葬儀会社をビッグデータで分析してみた(写真:PIXTA)
150万社のビッグデータを活用し、新しい切り口や問題意識からこれまで知られなかった日本経済の姿を明らかにする――。今回テーマに選んだのは葬儀会社。業歴や企業規模などさまざまな角度から分析を試みた。
対象にした葬儀会社は2430社。互助会などを含むほか、葬儀場のほかに結婚式場などを運営しているケースがある。
まず、社歴は平均でみた場合が40.3年、中央値が35年となった。最も社歴が長いのは江戸時代創業の392年。次いで328年、217年と続く。
社歴(年)と社数(社)の分布(社歴150年までを掲載)
社歴の長い会社もあるものの、分布をみると1982年以降の創業が約5割を占めている。詳しくみると、4分の1は2000年代に入ってから事業をスタートしていることがわかった。「伝統産業とみなされがちだが、新規参入が多いのが特徴といえる」(山本准教授)
葬儀はひと昔前まで自宅で行う人が多かったが、最近はセレモニーホールで行うことが増えている。「終活」意識の高まりや家族葬の増加など葬儀形態も多様化。住宅事情や社会情勢の変化などが、この業界への新規参入を加速している。許認可事業でないことも大きい。「一昔前に比べると、それぞれのサービスの価格の透明性が高まっているといわれ、それが参入しやすさに繋がっている面もある」(東京商工リサーチの進拓治市場調査部長)
従業員6人までが5割を占める
次いで規模をまず従業員数でみてみよう。分布をみると5割が6人までとなっており、規模の小さい会社が目立つ。15人まででみると、4社のうち3社を占める。
従業員数(人)と社数(社)の分布(従業員数50人までを掲載)
そんななかにも500人以上の会社が8社ある。このうち2社は1000人を超える。社員数の上位8社中6社は互助会となっている。
売上高でみた場合、5割が約1億1000万円までとなっている。売上高は最大が約511億円。以降約411億円、385億円と続く。売上高100億円以上の企業は30社、同50億円以上は51社。上位10社中7社が互助会、上位10社中5社は結婚式場も手がけている。
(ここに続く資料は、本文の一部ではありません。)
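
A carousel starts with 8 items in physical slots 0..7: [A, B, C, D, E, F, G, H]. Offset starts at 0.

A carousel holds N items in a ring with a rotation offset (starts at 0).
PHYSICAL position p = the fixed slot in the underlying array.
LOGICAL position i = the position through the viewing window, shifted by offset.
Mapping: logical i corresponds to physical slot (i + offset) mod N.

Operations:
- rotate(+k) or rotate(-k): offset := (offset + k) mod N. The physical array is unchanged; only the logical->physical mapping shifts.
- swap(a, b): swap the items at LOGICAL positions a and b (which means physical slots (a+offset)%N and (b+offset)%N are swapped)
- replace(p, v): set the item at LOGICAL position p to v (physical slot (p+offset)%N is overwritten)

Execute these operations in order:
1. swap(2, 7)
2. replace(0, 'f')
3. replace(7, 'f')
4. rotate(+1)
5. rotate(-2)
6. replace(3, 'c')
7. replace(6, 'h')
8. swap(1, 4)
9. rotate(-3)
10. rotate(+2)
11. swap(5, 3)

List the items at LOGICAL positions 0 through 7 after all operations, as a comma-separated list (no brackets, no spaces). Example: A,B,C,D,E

After op 1 (swap(2, 7)): offset=0, physical=[A,B,H,D,E,F,G,C], logical=[A,B,H,D,E,F,G,C]
After op 2 (replace(0, 'f')): offset=0, physical=[f,B,H,D,E,F,G,C], logical=[f,B,H,D,E,F,G,C]
After op 3 (replace(7, 'f')): offset=0, physical=[f,B,H,D,E,F,G,f], logical=[f,B,H,D,E,F,G,f]
After op 4 (rotate(+1)): offset=1, physical=[f,B,H,D,E,F,G,f], logical=[B,H,D,E,F,G,f,f]
After op 5 (rotate(-2)): offset=7, physical=[f,B,H,D,E,F,G,f], logical=[f,f,B,H,D,E,F,G]
After op 6 (replace(3, 'c')): offset=7, physical=[f,B,c,D,E,F,G,f], logical=[f,f,B,c,D,E,F,G]
After op 7 (replace(6, 'h')): offset=7, physical=[f,B,c,D,E,h,G,f], logical=[f,f,B,c,D,E,h,G]
After op 8 (swap(1, 4)): offset=7, physical=[D,B,c,f,E,h,G,f], logical=[f,D,B,c,f,E,h,G]
After op 9 (rotate(-3)): offset=4, physical=[D,B,c,f,E,h,G,f], logical=[E,h,G,f,D,B,c,f]
After op 10 (rotate(+2)): offset=6, physical=[D,B,c,f,E,h,G,f], logical=[G,f,D,B,c,f,E,h]
After op 11 (swap(5, 3)): offset=6, physical=[D,f,c,B,E,h,G,f], logical=[G,f,D,f,c,B,E,h]

Answer: G,f,D,f,c,B,E,h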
売上高(億円)と社数(社)の分布(売上高20億円までを掲載)
「小規模企業が非常に多いのがこの業界の特徴」(山本准教授)。葬儀のあり方には地域性がある。また、いつ葬儀をするのか事前にはわからないなど、大規模化しにくい背景がある。葬儀自体が小規模化しているなど、社会構造の変化も重なる。
次いで利益率について統計上のいわゆる「外れ値」を除いて分析すると、5割が2.65%以下となった。
利益率を業歴との関係性をみると、創業から10年ほどまでばらつきが目立つ。しかしその後はばらつきが減っていく。事業を始めてから50年ほどで利益率はピークを迎え、その後徐々に減少していく傾向がある。
この結果について、「地域に根付きながら事業を継続するいわゆる老舗企業が一定数存在することを示唆している」と山本准教授はみている。
利益率を互助会とそれ以外の葬儀会社に分けて中央値を比較した場合、互助会が3.33%でそれ以外が2.54%と互助会の優位が目立つ。
少子高齢化を反映する
一方で人生のもう1つのセレモニーである結婚関連はどうか。結婚式場、結婚相談の中央値はそれぞれ0.76%と1.33%で、葬儀関連に比べると低い。
次いで2002年度から05、09、13、17年度までの時系列で中央値の変化を調べると興味深いことがわかる。
4業態の年度別の利益率中央値
(注)年度は左から2002、05、09、13、17年度
結婚式場は一時増加に転じたものの、減少基調が続く。一方、互助会、互助会を除く葬儀業は増加基調にある。これはそのまま少子高齢化の進展という社会構造の変化を受けたものといえそうだ。
今後も新規参入が続く可能性がある
調査結果について、山本准教授は「葬儀は様々な要素が関係するため、小規模な企業が独自性を発揮しやすい。その分、今後も新規参入が続く可能性がある」とみている。
東京商工リサーチの進部長は「今後も需要増加が見込まれる一方、新規参入組による透明性の高い価格設定や顧客の生前からの囲い込みなど、むしろ競争は激しくなる」と話している。